Sunday, September 24, 2017

How to Use Flaxseed Oil to Treat Anxiety

How to Use Flaxseed Oil to Treat Anxiety

Anxiety can manifest itself in many forms. We can experience muscle tightness, stomach problems, headaches and a host of other physical symptoms when we are anxious. Flaxseed oil contains alpha-linolenic acid (ALA), one of the omega-3 acids that is essential to maintaining good health. Flaxseed oil may help lower our blood pressure and cholesterol, keep our digestive tracts healthy and act as an anti-inflammatory. It can also balance our hormones enough to treat PMS symptoms and general anxiety.

Instructions

    1

    Speak to your doctor if you experience depression or anxiety that stems from an inflammatory disease or condition, such as arthritis or irritable bowel syndrome (IBS). Flaxseed oil can be taken internally or used as a poultice to reduce inflammation. You may feel less anxious if you are having less pain.

    2

    Start off slowly when you use flaxseed products to treat anxiety. If your body is not accustomed to the supplement, you could experience uncomfortable side effects such as excessive fatigue, nausea, diarrhea, itching, nasal congestion and sneezing. Take a dose of flaxseed oil and see how your body reacts before adding it to your regular routine.

    3

    Take flaxseed oil by mixing it with a beverage or by swallowing capsules. You can get a day's worth of nutrients with 1 tbsp. of oil. You will need to take as many as 10 to 20 capsules daily for the same amount of benefit.

    4

    Incorporate ground flaxseed into baked goods if you want to mask the taste of the supplement.

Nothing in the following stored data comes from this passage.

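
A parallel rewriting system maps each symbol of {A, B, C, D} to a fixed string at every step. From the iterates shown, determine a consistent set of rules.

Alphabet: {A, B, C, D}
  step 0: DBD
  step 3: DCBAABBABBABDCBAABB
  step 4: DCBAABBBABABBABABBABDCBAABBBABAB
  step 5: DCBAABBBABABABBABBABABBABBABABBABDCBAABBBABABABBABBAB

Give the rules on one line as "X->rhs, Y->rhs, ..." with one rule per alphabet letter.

A->B, B->AB, C->BA, D->DC

  step 4 ⇒ step 5: DCBAABBBABABBABABBABDCBAABBBABAB ⇒ DC·BA·AB·B·B·AB·AB·AB·B·AB·B·AB·AB·B·AB·B·AB·AB·B·AB·DC·BA·AB·B·B·AB·AB·AB·B·AB·B·AB
    A ↦ B
    B ↦ AB
    C ↦ BA
    D ↦ DC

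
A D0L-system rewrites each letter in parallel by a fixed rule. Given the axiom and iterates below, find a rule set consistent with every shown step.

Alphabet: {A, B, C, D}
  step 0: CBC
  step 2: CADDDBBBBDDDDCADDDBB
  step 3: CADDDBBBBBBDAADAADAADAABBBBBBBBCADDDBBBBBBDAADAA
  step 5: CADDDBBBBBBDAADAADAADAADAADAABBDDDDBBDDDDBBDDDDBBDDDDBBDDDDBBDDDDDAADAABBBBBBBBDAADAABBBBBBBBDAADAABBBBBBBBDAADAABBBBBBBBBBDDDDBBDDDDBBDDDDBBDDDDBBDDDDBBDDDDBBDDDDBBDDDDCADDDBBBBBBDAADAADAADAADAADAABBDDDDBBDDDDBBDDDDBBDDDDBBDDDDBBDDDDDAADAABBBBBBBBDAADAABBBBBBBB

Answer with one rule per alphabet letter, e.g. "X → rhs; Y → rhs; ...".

  step 2 ⇒ step 3: CADDDBBBBDDDDCADDDBB ⇒ CAD·DD·BB·BB·BB·DAA·DAA·DAA·DAA·BB·BB·BB·BB·CAD·DD·BB·BB·BB·DAA·DAA
    A ↦ DD
    B ↦ DAA
    C ↦ CAD
    D ↦ BB

A->DD, B->DAA, C->CAD, D->BB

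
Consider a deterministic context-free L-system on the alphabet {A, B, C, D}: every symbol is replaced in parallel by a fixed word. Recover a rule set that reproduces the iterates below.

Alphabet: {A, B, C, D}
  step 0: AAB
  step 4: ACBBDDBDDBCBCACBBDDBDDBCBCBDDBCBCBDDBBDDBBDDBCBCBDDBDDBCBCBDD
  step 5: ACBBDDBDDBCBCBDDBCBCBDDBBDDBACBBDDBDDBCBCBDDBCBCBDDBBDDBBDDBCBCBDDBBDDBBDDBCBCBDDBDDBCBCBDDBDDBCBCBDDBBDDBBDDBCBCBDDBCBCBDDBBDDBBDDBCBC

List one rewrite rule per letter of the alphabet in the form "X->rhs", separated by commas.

A->AC, B->BDD, C->B, D->BC

  step 4 ⇒ step 5: ACBBDDBDDBCBCACBBDDBDDBCBCBDDBCBCBDDBBDDBBDDBCBCBDDBDDBCBCBDD ⇒ AC·B·BDD·BDD·BC·BC·BDD·BC·BC·BDD·B·BDD·B·AC·B·BDD·BDD·BC·BC·BDD·BC·BC·BDD·B·BDD·B·BDD·BC·BC·BDD·B·BDD·B·BDD·BC·BC·BDD·BDD·BC·BC·BDD·BDD·BC·BC·BDD·B·BDD·B·BDD·BC·BC·BDD·BC·BC·BDD·B·BDD·B·BDD·BC·BC
    A ↦ AC
    B ↦ BDD
    C ↦ B
    D ↦ BC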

This will also add fiber to your diet, improving your overall health.

    5

    Treat joint pain that may be leading to fatigue and anxiety with a flaxseed compress. Mix flaxseed flour, available at most health food stores, with hot water until it has formed a loose paste. Use a washcloth to apply it topically where needed.

    6

    Experiment by adding flax products to foods you normally eat. Oatmeal, yogurt, salads and fruit are good choices. The nutty taste of the oil or seeds can complement many different flavors.